Don’t allow mushrooms to soak in water or the will bloat.
Step 2: Preparing
Mushrooms can be sliced into thick or thin layers and cut into quarters or chopped finely.
If the recipe calls for caps only, twist the stem or separate them with the tip of your knife.
This requirement is rare, since the stem is an excellent source of flavor and nutrients, and provides the unique mushroom shape.
To make the most of it, sometimes you can chop the stems and add it to the dish you’re making, or freeze it for future use in soups, casserole, pies or homemade stock.
Step 3: Cook… or eat!
From stir-fried and salads to pasta and barbecue meals, there’s something to tickle everyone’s taste buds!
Please note that mushrooms can be very dangerous! Most species are not edible and are deadly poisonous.
They look strikingly similar to other edible fungi.
So like I mentioned earlier, don’t try picking them for consumption unless you are trained in identifying different mushroom species.

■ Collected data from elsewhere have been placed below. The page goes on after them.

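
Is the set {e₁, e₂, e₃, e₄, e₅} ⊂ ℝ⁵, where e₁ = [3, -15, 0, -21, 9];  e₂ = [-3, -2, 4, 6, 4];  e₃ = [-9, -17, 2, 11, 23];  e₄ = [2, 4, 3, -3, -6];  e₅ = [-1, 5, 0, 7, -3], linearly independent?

One vector is a scalar multiple of another, so the set is dependent.

linearly dependent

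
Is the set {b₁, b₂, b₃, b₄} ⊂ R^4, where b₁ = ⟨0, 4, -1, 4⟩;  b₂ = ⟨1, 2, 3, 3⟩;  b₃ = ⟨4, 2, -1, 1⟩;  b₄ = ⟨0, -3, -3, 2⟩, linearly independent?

linearly independent

Form the 4×4 matrix with these as columns; its determinant is 365.
A nonzero determinant means the columns are linearly independent.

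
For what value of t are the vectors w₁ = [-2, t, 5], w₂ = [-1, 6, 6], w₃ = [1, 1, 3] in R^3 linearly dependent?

Dependence holds iff the 3×3 matrix [w₁ w₂ w₃] is singular.
Cofactor expansion gives det = 9*t - 59.
Solving 9*t - 59 = 0 yields t = 59/9.

t = 59/9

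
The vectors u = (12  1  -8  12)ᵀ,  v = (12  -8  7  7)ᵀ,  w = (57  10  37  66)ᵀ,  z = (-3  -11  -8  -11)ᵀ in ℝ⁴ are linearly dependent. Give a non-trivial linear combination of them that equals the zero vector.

Solve the homogeneous system with u, v, w, z as columns by row-reducing the coefficient matrix.
One solution (up to scaling) is (1, 3, -1, -3).

u + 3v - w - 3z = 0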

Many mushrooms that are selected in the wild contain heavy metals because they absorb the qualities of any matter they grow on and can also provide air and water pollutants.
Also, I must stress that buying mushrooms from unknown street vendors is a bad idea.
The only trust sealed products purchased from reputable companies or shops.
A single poisonous mushroom can threaten the health and life of those who consume it and result in comas, vomiting, nausea, cramps, convulsions, and even insanity.
Always avoid discolored mushrooms or those that are a different color from what is typically acceptable.